One night, Sami disappears from the family apartment without warning. He leaves behind a curt note explaining that he has fled to Syria to join a jihadi group, unnamed in the film but clearly based on Islamic State. Riadh and Nazli are shattered, shellshocked, numb with disbelief. Eventually, a desperate Riadh borrows money from friends and blows the last of his meager retirement funds to turn detective, retracing Sami's journey to the border crossing between Turkey and Syria.
Naturalistic and nuanced, almost to a fault, Dear Son lingers a little too long on its low-key domestic build-up before delivering its gut-wrenching twist. But after Sami's departure for Syria, the film takes a more philosophical trajectory, looking beyond the almost incidental jihadi subplot to chronicle the slow-motion impact of life-changing loss on a father, mother and their marriage. As the timeline extends, there are births and deaths, heavy blows and hard choices.

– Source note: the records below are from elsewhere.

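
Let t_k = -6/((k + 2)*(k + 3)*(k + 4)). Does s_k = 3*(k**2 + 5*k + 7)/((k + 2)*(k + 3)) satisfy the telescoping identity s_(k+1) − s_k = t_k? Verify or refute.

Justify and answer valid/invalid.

valid (s_(k+1) − s_k reduces to t_k)

s_(k+1) = 3*(5*k + (k + 1)**2 + 12)/((k + 3)*(k + 4))
s_(k+1) − s_k = -6/(k**3 + 9*k**2 + 26*k + 24)
(s_(k+1) − s_k) − t_k = 0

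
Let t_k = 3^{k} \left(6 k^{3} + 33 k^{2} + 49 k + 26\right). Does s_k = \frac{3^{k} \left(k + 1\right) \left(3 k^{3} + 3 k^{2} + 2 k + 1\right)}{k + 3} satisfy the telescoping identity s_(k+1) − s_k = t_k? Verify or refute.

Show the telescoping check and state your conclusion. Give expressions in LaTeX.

s_(k+1) = 3**(k + 1)*(3*k**4 + 18*k**3 + 41*k**2 + 43*k + 18)/(k + 4)
s_(k+1) − s_k = 3**k*(6*k**5 + 63*k**4 + 256*k**3 + 475*k**2 + 428*k + 158)/(k**2 + 7*k + 12)
(s_(k+1) − s_k) − t_k = 3**k*(-12*k**4 - 96*k**3 - 290*k**2 - 342*k - 154)/(k**2 + 7*k + 12)

Invalid: residual \frac{3^{k} \left(- 12 k^{4} - 96 k^{3} - 290 k^{2} - 342 k - 154\right)}{k^{2} + 7 k + 12} ≠ 0.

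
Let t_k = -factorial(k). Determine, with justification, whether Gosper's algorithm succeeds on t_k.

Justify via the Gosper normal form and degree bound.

Compute t_(k+1)/t_k: get k + 1.
Normal form (A,B,C) = (k + 1, 1, 1).
Set up (k + 1)·f(k+1) − (1)·f(k) − (1) = 0.
d = -1 from the (1,0,0) case.
Bound -1 < 0, so the key equation has no polynomial solution.

No — negative degree bound, so no certificate f.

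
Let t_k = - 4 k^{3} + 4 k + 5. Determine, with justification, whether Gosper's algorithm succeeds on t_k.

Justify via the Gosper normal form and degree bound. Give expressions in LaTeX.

Yes. s_k = k \left(- k^{3} + 2 k^{2} + k + 3\right).

r(k) = (4*k - 4*(k + 1)**3 + 9)/(-4*k**3 + 4*k + 5) after simplifying.
Normal form (A,B,C) = (1, 1, k**3 - k - 5/4).
f must satisfy (1)·f(k+1) − (1)·f(k) = k**3 - k - 5/4.
deg f ≤ 4 (via 0,0,3).
A polynomial solution: f(k) = k*(k**3 - 2*k**2 - k - 3)/4.
So s_k = (B(k−1)f/C)·t_k = (k*(k**3 - 2*k**2 - k - 3)/(4*k**3 - 4*k - 5))·t_k = k*(-k**3 + 2*k**2 + k + 3).
Verify: -4*k**3 + 4*k + 5 matches t_k.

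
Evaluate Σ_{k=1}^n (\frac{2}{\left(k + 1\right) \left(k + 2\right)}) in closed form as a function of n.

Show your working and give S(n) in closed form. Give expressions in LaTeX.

t_(k+1)/t_k = (k + 1)/(k + 3).
Factor: A=k + 1; B=k + 3; C=1.
Set up (k + 1)·f(k+1) − (k + 2)·f(k) − (1) = 0.
Bound: deg f ≤ 1.
Coefficient equations give f(k) = k.
Then R = B(k−1)f/C = k*(k + 2), so s_k = R(k)·t_k = 2*k/(k + 1).
Verify: 2/(k**2 + 3*k + 2) matches t_k.
Evaluate: s_(n+1) = 2*(n + 1)/(n + 2); subtract s_(1) = 1 ⇒ S(n) = n/(n + 2).

S(n) = \frac{n}{n + 2}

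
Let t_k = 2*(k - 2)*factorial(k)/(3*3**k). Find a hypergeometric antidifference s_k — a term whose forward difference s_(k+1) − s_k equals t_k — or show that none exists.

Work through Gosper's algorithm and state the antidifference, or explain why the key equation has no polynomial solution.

s_k = 2*factorial(k)/3**k

Compute t_(k+1)/t_k: get (k**2 - 1)/(3*(k - 2)).
So A=k/3 + 1/3 and B=1, with C=k - 2.
Set up (k/3 + 1/3)·f(k+1) − (1)·f(k) − (k - 2) = 0.
deg f ≤ 0 (via 1,0,1).
A polynomial solution: f(k) = 3.
Certificate R = B(k−1)f/C = 3/(k - 2) gives s_k = 2*factorial(k)/3**k.
Check: Δs_k = 2*(k - 2)*factorial(k)/(3*3**k). ✓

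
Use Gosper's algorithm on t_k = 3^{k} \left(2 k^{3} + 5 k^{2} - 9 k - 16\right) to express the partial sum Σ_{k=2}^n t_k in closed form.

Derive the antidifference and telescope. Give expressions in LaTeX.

S(n) = 3 \cdot 3^{n} n^{3} + 3 \cdot 3^{n} n^{2} - 12 \cdot 3^{n} n - 18 \cdot 3^{n} + 72

Ratio r(k) = 3*(2*k**3 + 11*k**2 + 7*k - 18)/(2*k**3 + 5*k**2 - 9*k - 16).
Take A(k)=3, B(k)=1, C(k)=k**3 + 5*k**2/2 - 9*k/2 - 8.
f must satisfy (3)·f(k+1) − (1)·f(k) = k**3 + 5*k**2/2 - 9*k/2 - 8.
deg f ≤ 3 (via 0,0,3).
Solving with deg f ≤ 3: f(k) = (k**3 - 2*k**2 - 3*k - 2)/2.
So s_k = (B(k−1)f/C)·t_k = ((k**3 - 2*k**2 - 3*k - 2)/(2*k**3 + 5*k**2 - 9*k - 16))·t_k = 3**k*(k**3 - 2*k**2 - 3*k - 2).
Verify: 3**k*(2*k**3 + 5*k**2 - 9*k - 16) matches t_k.
s_(n+1) = 3**(n + 1)*(n**3 + n**2 - 4*n - 6) and s_(2) = -72, so S(n) = 3*3**n*n**3 + 3*3**n*n**2 - 12*3**n*n - 18*3**n + 72.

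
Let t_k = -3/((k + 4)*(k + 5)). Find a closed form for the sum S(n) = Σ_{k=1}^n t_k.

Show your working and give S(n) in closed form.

t_(k+1)/t_k = (k + 4)/(k + 6).
Normal form (A,B,C) = (k + 4, k + 6, 1).
Set up (k + 4)·f(k+1) − (k + 5)·f(k) − (1) = 0.
From deg A=1, deg B=1, deg C=0: d=1.
Solving with deg f ≤ 1: f(k) = k/4.
Certificate R = B(k−1)f/C = k*(k + 5)/4 gives s_k = -3*k/(4*k + 16).
Verify: -3/(k**2 + 9*k + 20) matches t_k.
Σ_(k=1)^n t_k = s_(n+1) − s_(1) = (3*(-n - 1)/(4*(n + 5))) − (-3/20), i.e. -3*n/(5*n + 25).

S(n) = -3*n/(5*n + 25)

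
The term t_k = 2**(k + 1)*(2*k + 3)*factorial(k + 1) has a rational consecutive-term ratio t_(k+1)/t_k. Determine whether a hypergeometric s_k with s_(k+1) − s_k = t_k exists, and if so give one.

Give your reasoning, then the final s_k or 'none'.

The ratio is 2*(k + 2)*(2*k + 5)/(2*k + 3).
Normal form (A,B,C) = (2*k + 4, 1, k + 3/2).
Key eq: (2*k + 4)·f(k+1) = (1)·f(k) + (k + 3/2).
d = 0 from the (1,0,1) case.
Match coefficients ⇒ f(k) = 1/2.
Then R = B(k−1)f/C = 1/(2*k + 3), so s_k = R(k)·t_k = 2**(k + 1)*factorial(k + 1).
s_(k+1) − s_k = 2**(k + 1)*(2*k + 3)*factorial(k + 1) = t_k.

s_k = 2**(k + 1)*factorial(k + 1)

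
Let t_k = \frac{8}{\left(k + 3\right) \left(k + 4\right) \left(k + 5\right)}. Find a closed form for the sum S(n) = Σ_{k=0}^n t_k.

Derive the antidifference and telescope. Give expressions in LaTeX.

S(n) = \frac{n^{2} + 9 n + 8}{3 \left(n^{2} + 9 n + 20\right)}

Compute t_(k+1)/t_k: get (k + 3)/(k + 6).
Gosper form: A/B · C(k+1)/C(k) with A=k + 3, B=k + 6, C=1.
Key eq: (k + 3)·f(k+1) = (k + 5)·f(k) + (1).
d = 2 from the (1,1,0) case.
Match coefficients ⇒ f(k) = k*(k + 7)/24.
Get s_k = R·t_k = k*(k + 7)/(3*(k + 3)*(k + 4)) with R(k) = B(k−1)f(k)/C(k) = k*(k + 5)*(k + 7)/24.
Verify: 8/(k**3 + 12*k**2 + 47*k + 60) matches t_k.
Evaluate: s_(n+1) = (n**2 + 9*n + 8)/(3*(n**2 + 9*n + 20)); subtract s_(0) = 0 ⇒ S(n) = (n**2 + 9*n + 8)/(3*(n**2 + 9*n + 20)).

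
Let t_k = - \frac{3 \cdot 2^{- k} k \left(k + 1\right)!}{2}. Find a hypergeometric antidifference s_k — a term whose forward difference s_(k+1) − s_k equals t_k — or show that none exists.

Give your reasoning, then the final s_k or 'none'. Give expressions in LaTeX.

s_k = - 3 \cdot 2^{- k} \left(k + 1\right)!

Compute t_(k+1)/t_k: get (k + 1)*(k + 2)/(2*k).
So A=k/2 + 1 and B=1, with C=k.
Need (k/2 + 1)·f(k+1) − (1)·f(k) = k.
d = 0 from the (1,0,1) case.
Solving with deg f ≤ 0: f(k) = 2.
Get s_k = R·t_k = -3*factorial(k + 1)/2**k with R(k) = B(k−1)f(k)/C(k) = 2/k.
Verify: -3*k*factorial(k + 1)/(2*2**k) matches t_k.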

Implicit in Ben Attia's state-of-the-nation rumination is a critique of how the birthplace of the Arab Spring is now plagued by the twin horrors of Islamist terrorism and economic stagnation. But the picture he paints is not wholly fatalistic. Elevated by Dhrif's soulful, haunted performance and Omar Aloulou's spare, plaintive score, Dear Son finally moves beyond tragedy and becomes a quietly absorbing tribute to the power of human resilience.